RE: Obtaining RSE%
Dear NMusers,
It was recently pointed out to me by a statistical colleague that my recent
NMusers post about the inverse Hessian (R matrix) evaluated at the maximum
likelihood estimates is a consistent estimator of the covariance matrix (i.e.,
converges to the true value with large N) is only true for linear models. For
nonlinear models, the standard errors produced by NONMEM and other nonlinear
estimation software are not only asymptotic but also approximate. Moreover,
how well that approximation works will also depend on the parameterization.
This I believe is one of the motivations behind “mu referencing” in NONMEM and
the use of log transformations of the parameters to help improve Wald-based
approximations. I thank Alan Maloney for pointing this out to me.
Kind regards,
Ken
Quoted reply history
From: [email protected] <[email protected]>
Sent: Saturday, July 27, 2024 12:36 PM
To: 'Santosh' <[email protected]>; [email protected]
Subject: RE: [NMusers] Obtaining RSE%
Dear Santosh,
There is a good reason for this. Wald (1943) has shown that the inverse of the
Hessian (R matrix) evaluated at the maximum likelihood estimates is a
consistent estimator of the covariance matrix. It is based on Wald’s
approximation that the likelihood surface locally near the maximum likelihood
estimates can be approximated by a quadratic function in the parameters. This
theory does not hold for any set of parameter estimates along the algorithm’s
search path prior to convergence to the maximum likelihood estimates.
Moreover, inverting the Hessian evaluated at an interim step prior to
convergence would likely be a poor approximation especially early in the search
path where the gradients are large (i.e., large changes in OFV for a given
change in the parameters would probably have substantial curvature and not be
well approximated by a quadratic model in the parameters).
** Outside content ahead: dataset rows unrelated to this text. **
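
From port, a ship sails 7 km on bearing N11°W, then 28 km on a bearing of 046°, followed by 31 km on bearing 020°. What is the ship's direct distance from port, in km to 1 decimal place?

Leg 1 (N11°W, 7 km): east 7 sin 349° = -1.34, north 7 cos 349° = 6.87
Leg 2 (046°, 28 km): east 28 sin 46° = 20.14, north 28 cos 46° = 19.45
Leg 3 (020°, 31 km): east 31 sin 20° = 10.60, north 31 cos 20° = 29.13
Net: 29.41 east, 55.45 north. Distance = √((29.41)² + (55.45)²) = 62.768 km.

62.8 km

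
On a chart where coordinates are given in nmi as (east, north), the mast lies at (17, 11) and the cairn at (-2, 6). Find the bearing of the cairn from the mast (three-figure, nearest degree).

255°

Δeast = -2 − 17 = -19.00; Δnorth = 6 − 11 = -5.00.
Bearing = atan2(Δeast, Δnorth) mod 360° = 255.26° ≈ 255°.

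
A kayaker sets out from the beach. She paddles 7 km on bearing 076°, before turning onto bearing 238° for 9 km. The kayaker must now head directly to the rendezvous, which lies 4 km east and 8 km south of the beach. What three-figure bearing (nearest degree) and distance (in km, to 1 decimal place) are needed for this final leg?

Leg 1 (076°, 7 km): east 7 sin 76° = 6.79, north 7 cos 76° = 1.69
Leg 2 (238°, 9 km): east 9 sin 238° = -7.63, north 9 cos 238° = -4.77
Current position: (-0.84, -3.08). Target: (4, -8). Remaining: Δeast = 4.84, Δnorth = -4.92.
Bearing = atan2(4.84, -4.92) mod 360° = 135.49°; distance = √((4.84)² + (-4.92)²) = 6.905 km.

135°, 6.9 km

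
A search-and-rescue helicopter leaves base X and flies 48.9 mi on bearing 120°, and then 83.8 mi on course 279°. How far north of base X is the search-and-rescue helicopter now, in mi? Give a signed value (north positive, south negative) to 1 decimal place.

-11.3 mi

Leg 1 (120°, 48.9 mi): east 48.9 sin 120° = 42.35, north 48.9 cos 120° = -24.45
Leg 2 (279°, 83.8 mi): east 83.8 sin 279° = -82.77, north 83.8 cos 279° = 13.11
Net north component: -11.34 mi.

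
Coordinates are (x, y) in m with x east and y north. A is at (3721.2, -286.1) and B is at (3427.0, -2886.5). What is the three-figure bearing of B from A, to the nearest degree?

Δeast = 3427.0 − 3721.2 = -294.20; Δnorth = -2886.5 − -286.1 = -2600.40.
Bearing = atan2(Δeast, Δnorth) mod 360° = 186.45° ≈ 186°.

186°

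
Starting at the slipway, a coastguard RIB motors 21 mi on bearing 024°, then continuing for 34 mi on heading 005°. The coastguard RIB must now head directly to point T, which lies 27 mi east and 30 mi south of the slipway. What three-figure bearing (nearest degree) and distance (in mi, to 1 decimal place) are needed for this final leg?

169°, 84.5 mi

Leg 1 (024°, 21 mi): east 21 sin 24° = 8.54, north 21 cos 24° = 19.18
Leg 2 (005°, 34 mi): east 34 sin 5° = 2.96, north 34 cos 5° = 33.87
Current position: (11.50, 53.06). Target: (27, -30). Remaining: Δeast = 15.50, Δnorth = -83.06.
Bearing = atan2(15.50, -83.06) mod 360° = 169.43°; distance = √((15.50)² + (-83.06)²) = 84.488 mi.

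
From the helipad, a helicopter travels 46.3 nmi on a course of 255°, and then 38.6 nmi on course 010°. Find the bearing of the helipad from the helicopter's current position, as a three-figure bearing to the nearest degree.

Leg 1 (255°, 46.3 nmi): east 46.3 sin 255° = -44.72, north 46.3 cos 255° = -11.98
Leg 2 (010°, 38.6 nmi): east 38.6 sin 10° = 6.70, north 38.6 cos 10° = 38.01
Net displacement: -38.02 east, 26.03 north. Direction back to start is (38.02, -26.03): bearing = atan2(38.02, -26.03) mod 360° = 124.40° ≈ 124°.

124°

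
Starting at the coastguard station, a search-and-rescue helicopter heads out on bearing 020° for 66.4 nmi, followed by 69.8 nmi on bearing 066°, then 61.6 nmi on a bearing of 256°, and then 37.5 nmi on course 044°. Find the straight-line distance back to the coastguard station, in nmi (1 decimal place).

Leg 1 (020°, 66.4 nmi): east 66.4 sin 20° = 22.71, north 66.4 cos 20° = 62.40
Leg 2 (066°, 69.8 nmi): east 69.8 sin 66° = 63.77, north 69.8 cos 66° = 28.39
Leg 3 (256°, 61.6 nmi): east 61.6 sin 256° = -59.77, north 61.6 cos 256° = -14.90
Leg 4 (044°, 37.5 nmi): east 37.5 sin 44° = 26.05, north 37.5 cos 44° = 26.98
Net: 52.76 east, 102.86 north. Distance = √((52.76)² + (102.86)²) = 115.598 nmi.

115.6 nmi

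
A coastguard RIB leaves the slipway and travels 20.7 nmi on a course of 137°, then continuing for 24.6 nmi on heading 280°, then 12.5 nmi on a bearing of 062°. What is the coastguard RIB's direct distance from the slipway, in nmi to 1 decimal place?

5.1 nmi

Leg 1 (137°, 20.7 nmi): east 20.7 sin 137° = 14.12, north 20.7 cos 137° = -15.14
Leg 2 (280°, 24.6 nmi): east 24.6 sin 280° = -24.23, north 24.6 cos 280° = 4.27
Leg 3 (062°, 12.5 nmi): east 12.5 sin 62° = 11.04, north 12.5 cos 62° = 5.87
Net: 0.93 east, -5.00 north. Distance = √((0.93)² + (-5.00)²) = 5.084 nmi.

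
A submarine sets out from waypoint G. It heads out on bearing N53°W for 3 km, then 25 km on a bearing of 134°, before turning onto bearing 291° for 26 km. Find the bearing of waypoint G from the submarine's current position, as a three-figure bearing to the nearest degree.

054°

Leg 1 (N53°W, 3 km): east 3 sin 307° = -2.40, north 3 cos 307° = 1.81
Leg 2 (134°, 25 km): east 25 sin 134° = 17.98, north 25 cos 134° = -17.37
Leg 3 (291°, 26 km): east 26 sin 291° = -24.27, north 26 cos 291° = 9.32
Net displacement: -8.69 east, -6.24 north. Direction back to start is (8.69, 6.24): bearing = atan2(8.69, 6.24) mod 360° = 54.29° ≈ 054°.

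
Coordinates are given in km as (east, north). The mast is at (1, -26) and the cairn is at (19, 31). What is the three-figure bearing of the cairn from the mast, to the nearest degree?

Δeast = 19 − 1 = 18.00; Δnorth = 31 − -26 = 57.00.
Bearing = atan2(Δeast, Δnorth) mod 360° = 17.53° ≈ 018°.

018°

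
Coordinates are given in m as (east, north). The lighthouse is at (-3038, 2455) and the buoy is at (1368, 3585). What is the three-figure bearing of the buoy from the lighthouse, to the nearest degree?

076°

Δeast = 1368 − -3038 = 4406.00; Δnorth = 3585 − 2455 = 1130.00.
Bearing = atan2(Δeast, Δnorth) mod 360° = 75.62° ≈ 076°.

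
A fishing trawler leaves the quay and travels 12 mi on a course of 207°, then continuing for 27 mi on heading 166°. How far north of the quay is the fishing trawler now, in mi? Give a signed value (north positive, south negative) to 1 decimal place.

-36.9 mi

Leg 1 (207°, 12 mi): east 12 sin 207° = -5.45, north 12 cos 207° = -10.69
Leg 2 (166°, 27 mi): east 27 sin 166° = 6.53, north 27 cos 166° = -26.20
Net north component: -36.89 mi.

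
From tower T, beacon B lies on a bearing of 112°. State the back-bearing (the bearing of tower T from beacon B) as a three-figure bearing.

292°

Back-bearing = 112° + 180° = 292°.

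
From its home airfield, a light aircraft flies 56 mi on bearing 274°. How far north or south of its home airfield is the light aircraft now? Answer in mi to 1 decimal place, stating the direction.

Leg 1 (274°, 56 mi): east 56 sin 274° = -55.86, north 56 cos 274° = 3.91
Net north component: 3.91 mi.

3.9 mi north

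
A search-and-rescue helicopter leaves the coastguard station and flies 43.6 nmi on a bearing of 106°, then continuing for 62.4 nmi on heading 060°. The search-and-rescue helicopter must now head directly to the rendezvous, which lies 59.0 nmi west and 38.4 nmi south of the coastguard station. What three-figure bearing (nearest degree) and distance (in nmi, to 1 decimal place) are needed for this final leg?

250°, 165.3 nmi

Leg 1 (106°, 43.6 nmi): east 43.6 sin 106° = 41.91, north 43.6 cos 106° = -12.02
Leg 2 (060°, 62.4 nmi): east 62.4 sin 60° = 54.04, north 62.4 cos 60° = 31.20
Current position: (95.95, 19.18). Target: (-59.0, -38.4). Remaining: Δeast = -154.95, Δnorth = -57.58.
Bearing = atan2(-154.95, -57.58) mod 360° = 249.61°; distance = √((-154.95)² + (-57.58)²) = 165.304 nmi.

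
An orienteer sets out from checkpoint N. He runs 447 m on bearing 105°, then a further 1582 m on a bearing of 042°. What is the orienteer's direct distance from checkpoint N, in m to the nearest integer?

1829 m

Leg 1 (105°, 447 m): east 447 sin 105° = 431.77, north 447 cos 105° = -115.69
Leg 2 (042°, 1582 m): east 1582 sin 42° = 1058.56, north 1582 cos 42° = 1175.66
Net: 1490.33 east, 1059.96 north. Distance = √((1490.33)² + (1059.96)²) = 1828.829 m.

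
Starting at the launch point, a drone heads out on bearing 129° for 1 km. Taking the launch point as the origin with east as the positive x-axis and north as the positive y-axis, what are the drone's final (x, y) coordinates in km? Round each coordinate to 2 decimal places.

(0.78, -0.63)

Leg 1 (129°, 1 km): east 1 sin 129° = 0.78, north 1 cos 129° = -0.63
Summing: 0.78 km east, -0.63 km north → (0.78, -0.63).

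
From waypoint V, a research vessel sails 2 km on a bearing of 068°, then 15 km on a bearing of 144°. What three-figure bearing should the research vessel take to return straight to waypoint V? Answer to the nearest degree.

317°

Leg 1 (068°, 2 km): east 2 sin 68° = 1.85, north 2 cos 68° = 0.75
Leg 2 (144°, 15 km): east 15 sin 144° = 8.82, north 15 cos 144° = -12.14
Net displacement: 10.67 east, -11.39 north. Direction back to start is (-10.67, 11.39): bearing = atan2(-10.67, 11.39) mod 360° = 316.86° ≈ 317°.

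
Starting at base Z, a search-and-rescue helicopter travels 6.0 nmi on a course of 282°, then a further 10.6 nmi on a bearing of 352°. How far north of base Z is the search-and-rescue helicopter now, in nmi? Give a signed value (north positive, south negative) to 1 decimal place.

Leg 1 (282°, 6.0 nmi): east 6.0 sin 282° = -5.87, north 6.0 cos 282° = 1.25
Leg 2 (352°, 10.6 nmi): east 10.6 sin 352° = -1.48, north 10.6 cos 352° = 10.50
Net north component: 11.74 nmi.

11.7 nmi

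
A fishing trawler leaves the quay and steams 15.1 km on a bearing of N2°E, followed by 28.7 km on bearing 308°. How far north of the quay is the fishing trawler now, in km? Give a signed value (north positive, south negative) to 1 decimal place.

Leg 1 (N2°E, 15.1 km): east 15.1 sin 2° = 0.53, north 15.1 cos 2° = 15.09
Leg 2 (308°, 28.7 km): east 28.7 sin 308° = -22.62, north 28.7 cos 308° = 17.67
Net north component: 32.76 km.

32.8 km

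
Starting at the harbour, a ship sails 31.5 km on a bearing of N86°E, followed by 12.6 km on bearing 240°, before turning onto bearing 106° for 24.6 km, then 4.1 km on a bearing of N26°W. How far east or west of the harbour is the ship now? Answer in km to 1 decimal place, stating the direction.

42.4 km east

Leg 1 (N86°E, 31.5 km): east 31.5 sin 86° = 31.42, north 31.5 cos 86° = 2.20
Leg 2 (240°, 12.6 km): east 12.6 sin 240° = -10.91, north 12.6 cos 240° = -6.30
Leg 3 (106°, 24.6 km): east 24.6 sin 106° = 23.65, north 24.6 cos 106° = -6.78
Leg 4 (N26°W, 4.1 km): east 4.1 sin 334° = -1.80, north 4.1 cos 334° = 3.69
Net east component: 42.36 km.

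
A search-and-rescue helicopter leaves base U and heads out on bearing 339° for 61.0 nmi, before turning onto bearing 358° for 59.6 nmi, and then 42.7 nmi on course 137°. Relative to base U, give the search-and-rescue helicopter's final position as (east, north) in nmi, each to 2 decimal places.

(5.18, 85.28)

Leg 1 (339°, 61.0 nmi): east 61.0 sin 339° = -21.86, north 61.0 cos 339° = 56.95
Leg 2 (358°, 59.6 nmi): east 59.6 sin 358° = -2.08, north 59.6 cos 358° = 59.56
Leg 3 (137°, 42.7 nmi): east 42.7 sin 137° = 29.12, north 42.7 cos 137° = -31.23
Summing: 5.18 nmi east, 85.28 nmi north → (5.18, 85.28).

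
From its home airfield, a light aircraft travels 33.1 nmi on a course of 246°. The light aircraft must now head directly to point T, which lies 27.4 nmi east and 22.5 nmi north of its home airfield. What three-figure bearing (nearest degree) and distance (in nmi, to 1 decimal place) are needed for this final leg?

058°, 67.9 nmi

Leg 1 (246°, 33.1 nmi): east 33.1 sin 246° = -30.24, north 33.1 cos 246° = -13.46
Current position: (-30.24, -13.46). Target: (27.4, 22.5). Remaining: Δeast = 57.64, Δnorth = 35.96.
Bearing = atan2(57.64, 35.96) mod 360° = 58.04°; distance = √((57.64)² + (35.96)²) = 67.938 nmi.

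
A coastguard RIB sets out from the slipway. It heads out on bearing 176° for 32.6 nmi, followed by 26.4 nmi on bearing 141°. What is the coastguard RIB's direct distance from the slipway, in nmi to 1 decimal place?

56.3 nmi

Leg 1 (176°, 32.6 nmi): east 32.6 sin 176° = 2.27, north 32.6 cos 176° = -32.52
Leg 2 (141°, 26.4 nmi): east 26.4 sin 141° = 16.61, north 26.4 cos 141° = -20.52
Net: 18.89 east, -53.04 north. Distance = √((18.89)² + (-53.04)²) = 56.300 nmi.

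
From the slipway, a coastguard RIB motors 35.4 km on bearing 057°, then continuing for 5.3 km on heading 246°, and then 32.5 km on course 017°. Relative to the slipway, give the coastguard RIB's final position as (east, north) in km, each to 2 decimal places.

(34.35, 48.20)

Leg 1 (057°, 35.4 km): east 35.4 sin 57° = 29.69, north 35.4 cos 57° = 19.28
Leg 2 (246°, 5.3 km): east 5.3 sin 246° = -4.84, north 5.3 cos 246° = -2.16
Leg 3 (017°, 32.5 km): east 32.5 sin 17° = 9.50, north 32.5 cos 17° = 31.08
Summing: 34.35 km east, 48.20 km north → (34.35, 48.20).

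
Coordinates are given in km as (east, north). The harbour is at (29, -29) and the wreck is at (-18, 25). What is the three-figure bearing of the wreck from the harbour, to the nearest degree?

319°

Δeast = -18 − 29 = -47.00; Δnorth = 25 − -29 = 54.00.
Bearing = atan2(Δeast, Δnorth) mod 360° = 318.96° ≈ 319°.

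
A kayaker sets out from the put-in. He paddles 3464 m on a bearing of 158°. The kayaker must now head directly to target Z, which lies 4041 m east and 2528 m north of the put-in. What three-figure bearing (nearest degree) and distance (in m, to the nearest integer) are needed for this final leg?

026°, 6362 m

Leg 1 (158°, 3464 m): east 3464 sin 158° = 1297.64, north 3464 cos 158° = -3211.76
Current position: (1297.64, -3211.76). Target: (4041, 2528). Remaining: Δeast = 2743.36, Δnorth = 5739.76.
Bearing = atan2(2743.36, 5739.76) mod 360° = 25.55°; distance = √((2743.36)² + (5739.76)²) = 6361.677 m.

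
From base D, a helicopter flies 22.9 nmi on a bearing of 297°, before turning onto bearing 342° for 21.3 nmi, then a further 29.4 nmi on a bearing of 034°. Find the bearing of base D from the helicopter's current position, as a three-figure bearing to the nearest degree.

Leg 1 (297°, 22.9 nmi): east 22.9 sin 297° = -20.40, north 22.9 cos 297° = 10.40
Leg 2 (342°, 21.3 nmi): east 21.3 sin 342° = -6.58, north 21.3 cos 342° = 20.26
Leg 3 (034°, 29.4 nmi): east 29.4 sin 34° = 16.44, north 29.4 cos 34° = 24.37
Net displacement: -10.55 east, 55.03 north. Direction back to start is (10.55, -55.03): bearing = atan2(10.55, -55.03) mod 360° = 169.15° ≈ 169°.

169°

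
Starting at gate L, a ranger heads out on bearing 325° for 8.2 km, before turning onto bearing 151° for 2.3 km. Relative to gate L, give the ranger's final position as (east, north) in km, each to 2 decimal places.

Leg 1 (325°, 8.2 km): east 8.2 sin 325° = -4.70, north 8.2 cos 325° = 6.72
Leg 2 (151°, 2.3 km): east 2.3 sin 151° = 1.12, north 2.3 cos 151° = -2.01
Summing: -3.59 km east, 4.71 km north → (-3.59, 4.71).

(-3.59, 4.71)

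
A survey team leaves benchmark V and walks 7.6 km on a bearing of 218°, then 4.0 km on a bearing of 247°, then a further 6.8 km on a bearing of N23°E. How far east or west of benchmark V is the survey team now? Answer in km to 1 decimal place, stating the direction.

Leg 1 (218°, 7.6 km): east 7.6 sin 218° = -4.68, north 7.6 cos 218° = -5.99
Leg 2 (247°, 4.0 km): east 4.0 sin 247° = -3.68, north 4.0 cos 247° = -1.56
Leg 3 (N23°E, 6.8 km): east 6.8 sin 23° = 2.66, north 6.8 cos 23° = 6.26
Net east component: -5.70 km.

5.7 km west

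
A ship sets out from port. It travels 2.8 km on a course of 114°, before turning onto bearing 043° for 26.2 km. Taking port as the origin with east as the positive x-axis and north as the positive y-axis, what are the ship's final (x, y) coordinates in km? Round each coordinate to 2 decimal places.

(20.43, 18.02)

Leg 1 (114°, 2.8 km): east 2.8 sin 114° = 2.56, north 2.8 cos 114° = -1.14
Leg 2 (043°, 26.2 km): east 26.2 sin 43° = 17.87, north 26.2 cos 43° = 19.16
Summing: 20.43 km east, 18.02 km north → (20.43, 18.02).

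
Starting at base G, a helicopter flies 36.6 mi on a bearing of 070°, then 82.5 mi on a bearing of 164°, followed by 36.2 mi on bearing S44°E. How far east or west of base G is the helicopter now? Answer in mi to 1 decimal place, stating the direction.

Leg 1 (070°, 36.6 mi): east 36.6 sin 70° = 34.39, north 36.6 cos 70° = 12.52
Leg 2 (164°, 82.5 mi): east 82.5 sin 164° = 22.74, north 82.5 cos 164° = -79.30
Leg 3 (S44°E, 36.2 mi): east 36.2 sin 136° = 25.15, north 36.2 cos 136° = -26.04
Net east component: 82.28 mi.

82.3 mi east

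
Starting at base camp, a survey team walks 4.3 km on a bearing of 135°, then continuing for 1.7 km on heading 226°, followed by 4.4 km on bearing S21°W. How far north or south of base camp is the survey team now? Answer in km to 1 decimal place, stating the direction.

Leg 1 (135°, 4.3 km): east 4.3 sin 135° = 3.04, north 4.3 cos 135° = -3.04
Leg 2 (226°, 1.7 km): east 1.7 sin 226° = -1.22, north 1.7 cos 226° = -1.18
Leg 3 (S21°W, 4.4 km): east 4.4 sin 201° = -1.58, north 4.4 cos 201° = -4.11
Net north component: -8.33 km.

8.3 km south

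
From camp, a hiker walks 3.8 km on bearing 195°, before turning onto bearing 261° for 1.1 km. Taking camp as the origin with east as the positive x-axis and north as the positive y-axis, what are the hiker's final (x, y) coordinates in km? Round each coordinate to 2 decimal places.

(-2.07, -3.84)

Leg 1 (195°, 3.8 km): east 3.8 sin 195° = -0.98, north 3.8 cos 195° = -3.67
Leg 2 (261°, 1.1 km): east 1.1 sin 261° = -1.09, north 1.1 cos 261° = -0.17
Summing: -2.07 km east, -3.84 km north → (-2.07, -3.84).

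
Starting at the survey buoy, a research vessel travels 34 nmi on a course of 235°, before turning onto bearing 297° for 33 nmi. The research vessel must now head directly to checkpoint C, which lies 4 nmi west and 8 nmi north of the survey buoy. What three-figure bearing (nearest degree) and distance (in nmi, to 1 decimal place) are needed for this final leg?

077°, 54.7 nmi

Leg 1 (235°, 34 nmi): east 34 sin 235° = -27.85, north 34 cos 235° = -19.50
Leg 2 (297°, 33 nmi): east 33 sin 297° = -29.40, north 33 cos 297° = 14.98
Current position: (-57.25, -4.52). Target: (-4, 8). Remaining: Δeast = 53.25, Δnorth = 12.52.
Bearing = atan2(53.25, 12.52) mod 360° = 76.77°; distance = √((53.25)² + (12.52)²) = 54.706 nmi.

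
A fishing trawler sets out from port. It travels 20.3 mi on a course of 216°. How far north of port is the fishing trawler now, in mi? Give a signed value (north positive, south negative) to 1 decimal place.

Leg 1 (216°, 20.3 mi): east 20.3 sin 216° = -11.93, north 20.3 cos 216° = -16.42
Net north component: -16.42 mi.

-16.4 mi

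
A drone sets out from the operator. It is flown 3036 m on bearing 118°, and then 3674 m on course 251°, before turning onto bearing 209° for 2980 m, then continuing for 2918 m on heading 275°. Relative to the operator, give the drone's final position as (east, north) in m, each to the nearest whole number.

(-5145, -4973)

Leg 1 (118°, 3036 m): east 3036 sin 118° = 2680.63, north 3036 cos 118° = -1425.32
Leg 2 (251°, 3674 m): east 3674 sin 251° = -3473.84, north 3674 cos 251° = -1196.14
Leg 3 (209°, 2980 m): east 2980 sin 209° = -1444.73, north 2980 cos 209° = -2606.37
Leg 4 (275°, 2918 m): east 2918 sin 275° = -2906.90, north 2918 cos 275° = 254.32
Summing: -5144.84 m east, -4973.50 m north → (-5145, -4973).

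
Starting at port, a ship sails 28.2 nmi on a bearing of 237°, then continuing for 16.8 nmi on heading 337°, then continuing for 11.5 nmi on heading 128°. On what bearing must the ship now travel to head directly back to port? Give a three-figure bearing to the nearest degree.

072°

Leg 1 (237°, 28.2 nmi): east 28.2 sin 237° = -23.65, north 28.2 cos 237° = -15.36
Leg 2 (337°, 16.8 nmi): east 16.8 sin 337° = -6.56, north 16.8 cos 337° = 15.46
Leg 3 (128°, 11.5 nmi): east 11.5 sin 128° = 9.06, north 11.5 cos 128° = -7.08
Net displacement: -21.15 east, -6.97 north. Direction back to start is (21.15, 6.97): bearing = atan2(21.15, 6.97) mod 360° = 71.75° ≈ 072°.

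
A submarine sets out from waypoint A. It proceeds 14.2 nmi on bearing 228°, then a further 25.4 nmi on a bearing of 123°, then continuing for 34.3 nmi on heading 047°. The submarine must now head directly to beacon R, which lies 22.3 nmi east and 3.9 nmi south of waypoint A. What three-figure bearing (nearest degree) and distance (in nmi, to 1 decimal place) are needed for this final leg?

Leg 1 (228°, 14.2 nmi): east 14.2 sin 228° = -10.55, north 14.2 cos 228° = -9.50
Leg 2 (123°, 25.4 nmi): east 25.4 sin 123° = 21.30, north 25.4 cos 123° = -13.83
Leg 3 (047°, 34.3 nmi): east 34.3 sin 47° = 25.09, north 34.3 cos 47° = 23.39
Current position: (35.84, 0.06). Target: (22.3, -3.9). Remaining: Δeast = -13.54, Δnorth = -3.96.
Bearing = atan2(-13.54, -3.96) mod 360° = 253.70°; distance = √((-13.54)² + (-3.96)²) = 14.102 nmi.

254°, 14.1 nmi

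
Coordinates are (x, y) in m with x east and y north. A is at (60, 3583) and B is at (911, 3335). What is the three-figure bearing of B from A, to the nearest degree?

Δeast = 911 − 60 = 851.00; Δnorth = 3335 − 3583 = -248.00.
Bearing = atan2(Δeast, Δnorth) mod 360° = 106.25° ≈ 106°.

106°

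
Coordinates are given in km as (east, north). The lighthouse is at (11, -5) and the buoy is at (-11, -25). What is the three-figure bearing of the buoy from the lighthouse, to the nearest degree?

228°

Δeast = -11 − 11 = -22.00; Δnorth = -25 − -5 = -20.00.
Bearing = atan2(Δeast, Δnorth) mod 360° = 227.73° ≈ 228°.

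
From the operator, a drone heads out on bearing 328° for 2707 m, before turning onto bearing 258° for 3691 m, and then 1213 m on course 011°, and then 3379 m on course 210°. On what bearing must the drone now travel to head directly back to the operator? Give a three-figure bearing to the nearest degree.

088°

Leg 1 (328°, 2707 m): east 2707 sin 328° = -1434.49, north 2707 cos 328° = 2295.67
Leg 2 (258°, 3691 m): east 3691 sin 258° = -3610.34, north 3691 cos 258° = -767.40
Leg 3 (011°, 1213 m): east 1213 sin 11° = 231.45, north 1213 cos 11° = 1190.71
Leg 4 (210°, 3379 m): east 3379 sin 210° = -1689.50, north 3379 cos 210° = -2926.30
Net displacement: -6502.88 east, -207.32 north. Direction back to start is (6502.88, 207.32): bearing = atan2(6502.88, 207.32) mod 360° = 88.17° ≈ 088°.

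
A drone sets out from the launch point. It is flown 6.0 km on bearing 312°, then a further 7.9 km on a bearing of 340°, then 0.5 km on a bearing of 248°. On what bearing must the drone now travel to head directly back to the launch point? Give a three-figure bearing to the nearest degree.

146°

Leg 1 (312°, 6.0 km): east 6.0 sin 312° = -4.46, north 6.0 cos 312° = 4.01
Leg 2 (340°, 7.9 km): east 7.9 sin 340° = -2.70, north 7.9 cos 340° = 7.42
Leg 3 (248°, 0.5 km): east 0.5 sin 248° = -0.46, north 0.5 cos 248° = -0.19
Net displacement: -7.62 east, 11.25 north. Direction back to start is (7.62, -11.25): bearing = atan2(7.62, -11.25) mod 360° = 145.88° ≈ 146°.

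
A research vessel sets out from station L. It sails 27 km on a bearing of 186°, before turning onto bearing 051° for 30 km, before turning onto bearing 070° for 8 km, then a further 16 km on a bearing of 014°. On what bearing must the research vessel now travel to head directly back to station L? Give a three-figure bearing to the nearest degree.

252°

Leg 1 (186°, 27 km): east 27 sin 186° = -2.82, north 27 cos 186° = -26.85
Leg 2 (051°, 30 km): east 30 sin 51° = 23.31, north 30 cos 51° = 18.88
Leg 3 (070°, 8 km): east 8 sin 70° = 7.52, north 8 cos 70° = 2.74
Leg 4 (014°, 16 km): east 16 sin 14° = 3.87, north 16 cos 14° = 15.52
Net displacement: 31.88 east, 10.29 north. Direction back to start is (-31.88, -10.29): bearing = atan2(-31.88, -10.29) mod 360° = 252.11° ≈ 252°.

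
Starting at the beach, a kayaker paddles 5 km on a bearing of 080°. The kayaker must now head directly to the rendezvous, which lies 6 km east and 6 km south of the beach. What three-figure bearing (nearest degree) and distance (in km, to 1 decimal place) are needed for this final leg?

Leg 1 (080°, 5 km): east 5 sin 80° = 4.92, north 5 cos 80° = 0.87
Current position: (4.92, 0.87). Target: (6, -6). Remaining: Δeast = 1.08, Δnorth = -6.87.
Bearing = atan2(1.08, -6.87) mod 360° = 171.10°; distance = √((1.08)² + (-6.87)²) = 6.952 km.

171°, 7.0 km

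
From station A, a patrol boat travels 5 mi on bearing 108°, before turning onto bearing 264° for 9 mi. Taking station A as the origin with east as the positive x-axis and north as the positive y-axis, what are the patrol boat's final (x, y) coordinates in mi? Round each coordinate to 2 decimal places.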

Thus, the COV step in NONMEM is only applied once convergence is obtained
during the EST step.
Wald, A. “Tests of statistical hypotheses concerning several parameters when
the number of observations is large.” Trans. Amer. Math. Soc. 1943;54:426.
Best,
Ken
Kenneth G. Kowalski
President
Kowalski PMetrics Consulting, LLC
Email: <mailto:[email protected]> [email protected]
Cell: 248-207-5082
From: <mailto:[email protected]> [email protected] <
<mailto:[email protected]> [email protected]> On Behalf
Of Santosh
Sent: Friday, July 26, 2024 3:38 AM
To: <mailto:[email protected]> [email protected]
Subject: [NMusers] Obtaining RSE%
Dear esteemed experts!
When using one or more estimation methods & covariance step in a NONMEM control
stream, the resulting ext file contains final estimate (for all estimation
steps) & standard error (only for the last estimation step).
Is there a way that standard error is generated for every estimation step?